Though many of the people saved by the defibrillators have been adults, the preventable deaths of children have fueled the grass-roots efforts. That includes 15-year-old Josh Miller of Barberton, Ohio, who died during a high school football game on Oct. 27, 2000.
His death is part of what is driving the effort in Congress to pass a bill that would provide federal matching money to help put the $1,000 devices in every school. The bill, sponsored by Rep. Betty Sutton, D-Ohio, calls for 3-to-1 federal matching funds to pay for defibrillators in schools.
“It’s a great idea,” says Peter Moyer, Boston’s medical director for the Emergency Medical Services. “It will save lives, it’s good for student self-esteem and introduces students to health careers.”

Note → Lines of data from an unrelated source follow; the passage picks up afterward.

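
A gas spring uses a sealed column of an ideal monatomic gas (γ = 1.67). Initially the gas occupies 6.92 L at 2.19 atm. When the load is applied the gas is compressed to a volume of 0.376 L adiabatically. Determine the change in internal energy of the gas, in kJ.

ΔU ≈ 13.8 kJ

P₂ = P₁(V₁/V₂)^γ = 2.19×(6.92/0.376)^(1.67) = 283.7 atm.
For a reversible adiabat, W_by_gas = (P₁V₁ − P₂V₂)/(γ−1).
W_by = (221900×0.00692 − 2.875×10^7×0.000376) / (0.67) = -13840 J.
Q = 0 ⇒ ΔU = −W_by = 13840 J.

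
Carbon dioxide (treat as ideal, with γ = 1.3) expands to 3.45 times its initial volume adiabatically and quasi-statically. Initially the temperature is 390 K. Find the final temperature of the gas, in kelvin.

T₂ ≈ 269 K

For a reversible adiabat TV^(γ−1) is constant, so T₂ = T₁ (V₁/V₂)^(γ−1).
T₂ = 390 × (1/3.45)^(0.3) = 269 K.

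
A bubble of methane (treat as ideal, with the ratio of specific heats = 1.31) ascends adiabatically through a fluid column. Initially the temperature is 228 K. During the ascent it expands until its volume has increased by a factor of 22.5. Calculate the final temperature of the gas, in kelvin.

T₂ ≈ 86.8 K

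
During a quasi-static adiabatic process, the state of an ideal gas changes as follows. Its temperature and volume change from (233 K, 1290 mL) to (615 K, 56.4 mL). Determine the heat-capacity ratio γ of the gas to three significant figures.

TV^(γ−1) = const ⇒ γ − 1 = ln(T₂/T₁) / ln(V₁/V₂).
γ = 1 + ln(615/233) / ln(1290/56.4) = 1.31.

γ ≈ 1.31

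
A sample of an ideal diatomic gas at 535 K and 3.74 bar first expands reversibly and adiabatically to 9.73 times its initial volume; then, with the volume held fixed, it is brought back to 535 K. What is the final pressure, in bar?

For a diatomic ideal gas γ = 7/5.
Adiabatic step (PV^γ = const): P₂ = 3.74×(1/9.73)^(7/5) = 0.1547 bar; T₂ = 535×(1/9.73)^(2/5) = 215.3 K.
Isochoric: P₃ = P₂(T₃/T₂) = 0.1547 × (535/215.3) = 0.3844 bar.

P₃ ≈ 0.384 bar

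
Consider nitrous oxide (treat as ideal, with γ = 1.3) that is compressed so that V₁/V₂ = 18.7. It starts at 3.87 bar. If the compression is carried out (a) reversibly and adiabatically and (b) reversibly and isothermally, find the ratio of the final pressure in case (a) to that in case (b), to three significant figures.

Isothermal: P_b = P₁(V₁/V₂) = 3.87×18.7.
Adiabatic: P_a = P₁(V₁/V₂)^γ = 3.87×18.7^(1.3).
P_a/P_b = (V₁/V₂)^(γ−1) = 18.7^(0.3) = 2.407.

P_adiabatic / P_isothermal ≈ 2.41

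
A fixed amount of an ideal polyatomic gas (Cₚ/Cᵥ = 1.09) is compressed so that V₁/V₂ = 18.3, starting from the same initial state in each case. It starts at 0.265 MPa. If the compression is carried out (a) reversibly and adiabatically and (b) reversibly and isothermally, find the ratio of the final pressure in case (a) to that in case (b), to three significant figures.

P_adiabatic / P_isothermal ≈ 1.30

Isothermal: P_b = P₁(V₁/V₂) = 0.265×18.3.
Adiabatic: P_a = P₁(V₁/V₂)^γ = 0.265×18.3^(1.09).
P_a/P_b = (V₁/V₂)^(γ−1) = 18.3^(0.09) = 1.299.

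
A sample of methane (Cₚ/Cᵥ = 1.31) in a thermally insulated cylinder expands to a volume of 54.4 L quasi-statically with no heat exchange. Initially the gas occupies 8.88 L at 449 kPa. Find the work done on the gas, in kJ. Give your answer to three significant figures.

W ≈ -5.53 kJ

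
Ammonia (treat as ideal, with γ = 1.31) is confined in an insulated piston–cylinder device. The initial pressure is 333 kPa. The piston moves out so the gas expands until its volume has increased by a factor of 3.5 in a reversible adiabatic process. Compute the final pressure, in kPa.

P₂ ≈ 64.5 kPa

Since PV^γ is constant along a reversible adiabat, P₂ = P₁ (V₁/V₂)^γ.
P₂ = 333 × (1/3.5)^(1.31) = 64.52 kPa.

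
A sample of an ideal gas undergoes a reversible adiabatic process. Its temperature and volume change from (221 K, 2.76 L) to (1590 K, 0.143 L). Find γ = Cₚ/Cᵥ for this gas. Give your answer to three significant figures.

γ ≈ 1.67

TV^(γ−1) = const ⇒ γ − 1 = ln(T₂/T₁) / ln(V₁/V₂).
γ = 1 + ln(1590/221) / ln(2.76/0.143) = 1.667.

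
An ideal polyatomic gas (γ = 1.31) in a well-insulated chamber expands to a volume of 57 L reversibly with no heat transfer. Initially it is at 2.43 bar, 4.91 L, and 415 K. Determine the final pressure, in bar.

Adiabatic: P₁V₁^γ = P₂V₂^γ ⇒ P₂ = P₁ (V₁/V₂)^γ.
P₂ = 2.43 × (4.91/57)^(1.31) = 0.09789 bar.

P₂ ≈ 0.0979 bar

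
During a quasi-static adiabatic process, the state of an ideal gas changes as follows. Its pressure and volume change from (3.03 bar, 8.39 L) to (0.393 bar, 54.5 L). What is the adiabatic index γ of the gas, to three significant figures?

γ ≈ 1.09

PV^γ = const ⇒ γ = ln(P₂/P₁) / ln(V₁/V₂).
γ = ln(0.393/3.03) / ln(8.39/54.5) = 1.092.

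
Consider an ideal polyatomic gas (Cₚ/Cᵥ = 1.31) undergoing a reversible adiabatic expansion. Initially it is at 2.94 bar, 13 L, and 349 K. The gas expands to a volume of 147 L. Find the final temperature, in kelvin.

T₂ ≈ 165 K

For a reversible adiabat TV^(γ−1) is constant, so T₂ = T₁ (V₁/V₂)^(γ−1).
T₂ = 349 × (13/147)^(0.31) = 164.5 K.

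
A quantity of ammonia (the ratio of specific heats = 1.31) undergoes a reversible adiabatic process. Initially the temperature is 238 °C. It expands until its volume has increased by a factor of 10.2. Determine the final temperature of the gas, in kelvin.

T₂ ≈ 249 K

Adiabatic: T₁V₁^(γ−1) = T₂V₂^(γ−1) ⇒ T₂ = T₁ (V₁/V₂)^(γ−1).
T₁ = 238 °C = 511.1 K.
T₂ = 511.1 × (1/10.2)^(0.31) = 248.8 K.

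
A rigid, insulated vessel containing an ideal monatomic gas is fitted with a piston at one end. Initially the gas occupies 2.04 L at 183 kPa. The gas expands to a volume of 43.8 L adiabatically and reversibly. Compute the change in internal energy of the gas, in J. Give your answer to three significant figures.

γ = 5/3 for a monatomic ideal gas.
P₂ = P₁(V₁/V₂)^γ = 183×(2.04/43.8)^(5/3) = 1.103 kPa.
For a reversible adiabat, W_by_gas = (P₁V₁ − P₂V₂)/(γ−1).
W_by = (183000×0.00204 − 1103×0.0438) / (2/3) = 487.5 J.
Q = 0 ⇒ ΔU = −W_by = -487.5 J.

ΔU ≈ -487 J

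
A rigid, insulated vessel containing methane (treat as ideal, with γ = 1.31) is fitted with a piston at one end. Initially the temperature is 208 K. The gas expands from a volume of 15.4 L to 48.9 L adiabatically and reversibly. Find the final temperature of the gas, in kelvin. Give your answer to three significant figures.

For a reversible adiabat TV^(γ−1) is constant, so T₂ = T₁ (V₁/V₂)^(γ−1).
T₂ = 208 × (15.4/48.9)^(0.31) = 145.4 K.

T₂ ≈ 145 K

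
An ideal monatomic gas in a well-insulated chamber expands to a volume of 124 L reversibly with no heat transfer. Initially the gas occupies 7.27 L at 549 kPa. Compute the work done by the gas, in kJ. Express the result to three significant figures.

W ≈ 5.08 kJ

γ = 5/3 for a monatomic ideal gas.
P₂ = P₁(V₁/V₂)^γ = 549×(7.27/124)^(5/3) = 4.858 kPa.
For a reversible adiabat, W_by_gas = (P₁V₁ − P₂V₂)/(γ−1).
W_by = (549000×0.00727 − 4858×0.124) / (2/3) = 5083 J.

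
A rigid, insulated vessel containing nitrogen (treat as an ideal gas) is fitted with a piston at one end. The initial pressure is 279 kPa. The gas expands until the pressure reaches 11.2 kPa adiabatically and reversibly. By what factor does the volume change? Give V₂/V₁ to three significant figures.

V₂/V₁ ≈ 9.94

From PV^γ = const, V₂/V₁ = (P₁/P₂)^(1/γ).
For a diatomic ideal gas γ = 7/5.
V₂/V₁ = (279/11.2)^(5/7) = 9.941.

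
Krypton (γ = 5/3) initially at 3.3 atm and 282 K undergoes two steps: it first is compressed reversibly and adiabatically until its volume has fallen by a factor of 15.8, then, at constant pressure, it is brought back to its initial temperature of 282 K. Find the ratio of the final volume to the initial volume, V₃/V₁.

Adiabatic step: V₂/V₁ = 0.06329; T₂ = T₁·15.8^(2/3) = 1776 K.
Isobaric step: V₃/V₂ = T₃/T₂ = 282/1776.
V₃/V₁ = (V₂/V₁)(V₃/V₂) = 0.06329 × (282/1776) = 0.01005.

V₃/V₁ ≈ 0.0101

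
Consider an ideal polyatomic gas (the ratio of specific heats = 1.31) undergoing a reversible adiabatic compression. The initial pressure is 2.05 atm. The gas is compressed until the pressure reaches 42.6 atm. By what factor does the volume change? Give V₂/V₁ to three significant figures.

V₂/V₁ ≈ 0.0987

From PV^γ = const, V₂/V₁ = (P₁/P₂)^(1/γ).
V₂/V₁ = (2.05/42.6)^(0.763) = 0.09866.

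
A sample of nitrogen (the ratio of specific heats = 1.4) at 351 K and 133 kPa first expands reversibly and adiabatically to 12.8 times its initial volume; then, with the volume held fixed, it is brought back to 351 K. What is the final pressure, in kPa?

Adiabatic step (PV^γ = const): P₂ = 133×(1/12.8)^(1.4) = 3.748 kPa; T₂ = 351×(1/12.8)^(0.4) = 126.6 K.
Isochoric: P₃ = P₂(T₃/T₂) = 3.748 × (351/126.6) = 10.39 kPa.

P₃ ≈ 10.4 kPa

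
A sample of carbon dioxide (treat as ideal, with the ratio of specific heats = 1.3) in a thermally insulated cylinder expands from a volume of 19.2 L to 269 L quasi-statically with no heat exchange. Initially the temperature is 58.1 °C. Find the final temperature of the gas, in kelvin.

T₂ ≈ 150 K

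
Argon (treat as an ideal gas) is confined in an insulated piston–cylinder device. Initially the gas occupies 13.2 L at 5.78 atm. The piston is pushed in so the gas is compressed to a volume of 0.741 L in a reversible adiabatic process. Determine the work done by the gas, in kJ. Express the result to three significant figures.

W ≈ -67.5 kJ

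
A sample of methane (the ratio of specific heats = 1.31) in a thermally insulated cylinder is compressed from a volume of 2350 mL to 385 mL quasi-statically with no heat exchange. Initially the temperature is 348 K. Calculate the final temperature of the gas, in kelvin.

For a reversible adiabat TV^(γ−1) is constant, so T₂ = T₁ (V₁/V₂)^(γ−1).
T₂ = 348 × (2350/385)^(0.31) = 609.7 K.

T₂ ≈ 610 K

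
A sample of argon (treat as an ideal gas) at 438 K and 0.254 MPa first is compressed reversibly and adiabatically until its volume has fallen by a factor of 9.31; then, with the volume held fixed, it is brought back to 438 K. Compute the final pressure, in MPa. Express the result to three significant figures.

P₃ ≈ 2.36 MPa

For a monatomic ideal gas γ = 5/3.
Adiabatic step (PV^γ = const): P₂ = 0.254×9.31^(5/3) = 10.47 MPa; T₂ = 438×9.31^(2/3) = 1938 K.
Isochoric: P₃ = P₂(T₃/T₂) = 10.47 × (438/1938) = 2.365 MPa.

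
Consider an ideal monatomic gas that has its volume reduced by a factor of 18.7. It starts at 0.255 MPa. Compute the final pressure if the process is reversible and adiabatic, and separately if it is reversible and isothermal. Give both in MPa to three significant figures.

For a monatomic ideal gas γ = 5/3.
Isothermal: P₂ = P₁(V₁/V₂) = 0.255×18.7 = 4.768 MPa.
Adiabatic: P₂ = P₁(V₁/V₂)^γ = 0.255×18.7^(5/3) = 33.6 MPa.

adiabatic: 33.6 MPa; isothermal: 4.77 MPa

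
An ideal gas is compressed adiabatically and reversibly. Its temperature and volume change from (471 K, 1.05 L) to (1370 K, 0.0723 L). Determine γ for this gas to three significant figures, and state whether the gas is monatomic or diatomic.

γ ≈ 1.40; diatomic

TV^(γ−1) = const ⇒ γ − 1 = ln(T₂/T₁) / ln(V₁/V₂).
γ = 1 + ln(1370/471) / ln(1.05/0.0723) = 1.399.
γ ≈ 1.40 is close to 7/5, so the gas is diatomic.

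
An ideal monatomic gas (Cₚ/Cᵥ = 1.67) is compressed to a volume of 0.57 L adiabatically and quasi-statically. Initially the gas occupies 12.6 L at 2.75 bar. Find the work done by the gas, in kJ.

W ≈ -36.0 kJ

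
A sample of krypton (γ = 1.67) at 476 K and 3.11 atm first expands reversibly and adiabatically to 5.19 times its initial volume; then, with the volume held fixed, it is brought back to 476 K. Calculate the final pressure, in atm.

P₃ ≈ 0.599 atm

Adiabatic step (PV^γ = const): P₂ = 3.11×(1/5.19)^(1.67) = 0.1988 atm; T₂ = 476×(1/5.19)^(0.67) = 157.9 K.
Isochoric: P₃ = P₂(T₃/T₂) = 0.1988 × (476/157.9) = 0.5992 atm.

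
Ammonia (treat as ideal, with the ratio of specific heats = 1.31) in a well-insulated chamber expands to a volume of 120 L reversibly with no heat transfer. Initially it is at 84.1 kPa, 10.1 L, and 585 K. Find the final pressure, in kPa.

P₂ ≈ 3.29 kPa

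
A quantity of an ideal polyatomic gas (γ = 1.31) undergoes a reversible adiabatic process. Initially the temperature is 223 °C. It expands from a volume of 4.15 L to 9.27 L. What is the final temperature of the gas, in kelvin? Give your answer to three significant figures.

T₂ ≈ 387 K

For a reversible adiabat TV^(γ−1) is constant, so T₂ = T₁ (V₁/V₂)^(γ−1).
T₁ = 223 °C = 496.1 K.
T₂ = 496.1 × (4.15/9.27)^(0.31) = 386.7 K.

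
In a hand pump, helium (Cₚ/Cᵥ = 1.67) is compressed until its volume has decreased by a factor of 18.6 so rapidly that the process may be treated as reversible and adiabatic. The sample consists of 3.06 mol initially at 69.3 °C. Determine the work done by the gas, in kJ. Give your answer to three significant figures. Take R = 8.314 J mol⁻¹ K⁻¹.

For a reversible adiabat TV^(γ−1) is constant, so T₂ = T₁ (V₁/V₂)^(γ−1).
T₁ = 69.3 °C = 342.4 K.
T₂ = 342.4 × 18.6^(0.67) = 2428 K.
Q = 0, so ΔU = W_on_gas = nCᵥΔT with Cᵥ = R/(γ−1) = 12.41 J/(mol·K).
ΔU = 3.06 × 12.41 × (2428 − 342.4) = 79170 J.
Work done by the gas = −ΔU = -79170 J.

W ≈ -79.2 kJ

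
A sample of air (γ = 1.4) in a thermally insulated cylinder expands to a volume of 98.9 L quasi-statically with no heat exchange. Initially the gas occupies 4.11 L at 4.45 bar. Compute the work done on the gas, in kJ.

P₂ = P₁(V₁/V₂)^γ = 4.45×(4.11/98.9)^(1.4) = 0.05182 bar.
For a reversible adiabat, W_by_gas = (P₁V₁ − P₂V₂)/(γ−1).
W_by = (445000×0.00411 − 5182×0.0989) / (0.4) = 3291 J.
W_on_gas = −W_by = -3291 J.

W ≈ -3.29 kJ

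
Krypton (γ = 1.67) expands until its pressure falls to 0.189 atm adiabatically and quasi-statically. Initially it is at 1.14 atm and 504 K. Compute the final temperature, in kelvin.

Adiabatic: T₂/T₁ = (P₂/P₁)^((γ−1)/γ).
T₂ = 504 × (0.189/1.14)^(0.401) = 245.1 K.

T₂ ≈ 245 K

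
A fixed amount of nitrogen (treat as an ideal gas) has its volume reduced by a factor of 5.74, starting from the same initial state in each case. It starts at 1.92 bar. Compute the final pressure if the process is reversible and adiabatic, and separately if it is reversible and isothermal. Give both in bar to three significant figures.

For a diatomic ideal gas γ = 7/5.
Isothermal: P₂ = P₁(V₁/V₂) = 1.92×5.74 = 11.02 bar.
Adiabatic: P₂ = P₁(V₁/V₂)^γ = 1.92×5.74^(7/5) = 22.17 bar.

adiabatic: 22.2 bar; isothermal: 11.0 bar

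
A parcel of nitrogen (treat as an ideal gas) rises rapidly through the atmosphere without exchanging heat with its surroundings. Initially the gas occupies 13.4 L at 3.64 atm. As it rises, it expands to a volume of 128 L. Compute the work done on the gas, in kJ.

γ = 7/5 for a diatomic ideal gas.
P₂ = P₁(V₁/V₂)^γ = 3.64×(13.4/128)^(7/5) = 0.1545 atm.
For a reversible adiabat, W_by_gas = (P₁V₁ − P₂V₂)/(γ−1).
W_by = (368800×0.0134 − 15660×0.128) / (2/5) = 7346 J.
W_on_gas = −W_by = -7346 J.

W ≈ -7.35 kJ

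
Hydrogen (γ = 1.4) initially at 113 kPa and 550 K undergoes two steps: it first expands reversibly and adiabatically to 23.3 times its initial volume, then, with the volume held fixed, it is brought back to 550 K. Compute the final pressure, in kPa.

P₃ ≈ 4.85 kPa

Adiabatic step (PV^γ = const): P₂ = 113×(1/23.3)^(1.4) = 1.377 kPa; T₂ = 550×(1/23.3)^(0.4) = 156.1 K.
Isochoric: P₃ = P₂(T₃/T₂) = 1.377 × (550/156.1) = 4.85 kPa.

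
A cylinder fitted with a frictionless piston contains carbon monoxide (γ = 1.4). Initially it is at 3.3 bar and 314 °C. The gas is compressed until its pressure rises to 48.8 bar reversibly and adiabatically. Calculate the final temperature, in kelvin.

T₂ ≈ 1270 K

Along an adiabat T P^((1−γ)/γ) is constant, so T₂ = T₁ (P₂/P₁)^((γ−1)/γ).
T₁ = 314 °C = 587.1 K.
T₂ = 587.1 × (48.8/3.3)^(0.286) = 1268 K.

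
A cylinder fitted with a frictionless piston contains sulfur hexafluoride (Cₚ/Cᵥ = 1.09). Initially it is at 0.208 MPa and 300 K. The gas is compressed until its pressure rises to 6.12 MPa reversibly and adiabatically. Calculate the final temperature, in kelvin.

Adiabatic: T₂/T₁ = (P₂/P₁)^((γ−1)/γ).
T₂ = 300 × (6.12/0.208)^(0.0826) = 396.6 K.

T₂ ≈ 397 K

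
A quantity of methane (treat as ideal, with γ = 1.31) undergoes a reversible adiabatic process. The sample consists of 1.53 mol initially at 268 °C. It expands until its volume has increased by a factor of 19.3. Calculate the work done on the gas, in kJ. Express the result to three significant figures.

Adiabatic: T₁V₁^(γ−1) = T₂V₂^(γ−1) ⇒ T₂ = T₁ (V₁/V₂)^(γ−1).
T₁ = 268 °C = 541.1 K.
T₂ = 541.1 × (1/19.3)^(0.31) = 216.2 K.
Q = 0, so ΔU = W_on_gas = nCᵥΔT with Cᵥ = R/(γ−1) = 26.82 J/(mol·K).
ΔU = 1.53 × 26.82 × (216.2 − 541.1) = -13340 J.

W ≈ -13.3 kJ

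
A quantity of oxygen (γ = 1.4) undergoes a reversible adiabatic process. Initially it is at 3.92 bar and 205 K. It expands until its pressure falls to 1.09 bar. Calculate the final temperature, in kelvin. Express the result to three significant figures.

T₂ ≈ 142 K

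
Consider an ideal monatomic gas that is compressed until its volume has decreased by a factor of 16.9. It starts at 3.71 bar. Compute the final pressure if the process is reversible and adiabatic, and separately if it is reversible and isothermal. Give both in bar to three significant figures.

adiabatic: 413 bar; isothermal: 62.7 bar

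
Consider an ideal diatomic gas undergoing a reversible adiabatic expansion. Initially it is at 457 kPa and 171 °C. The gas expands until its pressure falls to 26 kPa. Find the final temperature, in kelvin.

T₂ ≈ 196 K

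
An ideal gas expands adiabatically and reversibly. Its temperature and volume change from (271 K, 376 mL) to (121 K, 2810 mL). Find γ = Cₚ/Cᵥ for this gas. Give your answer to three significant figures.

TV^(γ−1) = const ⇒ γ − 1 = ln(T₂/T₁) / ln(V₁/V₂).
γ = 1 + ln(121/271) / ln(376/2810) = 1.401.

γ ≈ 1.40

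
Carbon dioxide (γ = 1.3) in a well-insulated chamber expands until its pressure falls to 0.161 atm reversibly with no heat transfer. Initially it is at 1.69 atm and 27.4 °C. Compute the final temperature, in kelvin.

Along an adiabat T P^((1−γ)/γ) is constant, so T₂ = T₁ (P₂/P₁)^((γ−1)/γ).
T₁ = 27.4 °C = 300.5 K.
T₂ = 300.5 × (0.161/1.69)^(0.231) = 174.7 K.

T₂ ≈ 175 K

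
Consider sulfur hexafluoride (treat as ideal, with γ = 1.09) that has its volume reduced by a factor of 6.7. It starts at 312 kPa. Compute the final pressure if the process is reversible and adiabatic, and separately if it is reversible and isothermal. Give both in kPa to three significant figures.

adiabatic: 2480 kPa; isothermal: 2090 kPa

Isothermal: P₂ = P₁(V₁/V₂) = 312×6.7 = 2090 kPa.
Adiabatic: P₂ = P₁(V₁/V₂)^γ = 312×6.7^(1.09) = 2481 kPa.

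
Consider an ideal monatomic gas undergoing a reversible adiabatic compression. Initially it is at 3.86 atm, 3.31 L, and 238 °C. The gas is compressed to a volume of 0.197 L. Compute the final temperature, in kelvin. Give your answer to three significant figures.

T₂ ≈ 3350 K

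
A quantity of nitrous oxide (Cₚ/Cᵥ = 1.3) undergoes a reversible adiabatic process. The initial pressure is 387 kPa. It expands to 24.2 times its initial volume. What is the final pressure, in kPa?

P₂ ≈ 6.15 kPa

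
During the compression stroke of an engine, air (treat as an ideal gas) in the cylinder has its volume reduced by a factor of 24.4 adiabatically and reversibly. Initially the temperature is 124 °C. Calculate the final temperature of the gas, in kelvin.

T₂ ≈ 1430 K

Adiabatic: T₁V₁^(γ−1) = T₂V₂^(γ−1) ⇒ T₂ = T₁ (V₁/V₂)^(γ−1).
For a diatomic ideal gas γ = 7/5, so γ−1 = 2/5.
T₁ = 124 °C = 397.1 K.
T₂ = 397.1 × 24.4^(2/5) = 1425 K.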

Boston — which has one of the best track records of saving victims of cardiac arrest — has had automated external defibrillators in all of its public high schools and some of its elementary schools. Medics teach CPR and defibrillator use at the high schools. Similar efforts are underway in Nashville, where the fire department has trained health teachers to become CPR and AED instructors. The goal is to certify every ninth- and 10th-grader in CPR and AED use. So far, 70 of 132 schools have the devices.
Across Tennessee, there have been 22 cardiac arrests at schools over the past five years, says Mark Meredith, medical director for Nashville’s Public Access Defibrillation program. An AED was used to revive six of those people at the school.
Getting a shock from a defibrillator within just a few minutes of cardiac arrest is key to saving these people. The odds of survival decrease 10% for every minute that a victim goes without such a shock, meaning that waiting for the typical EMS response to a 911 call is most often fatal.
“We’ve got the best paramedics in the world,” says Terry Gordon, an Akron cardiologist who pushed for every school in Ohio to have a defibrillator in the wake of Miller’s death. “But they may be on another call or stuck in traffic, and they just can’t get there fast enough.”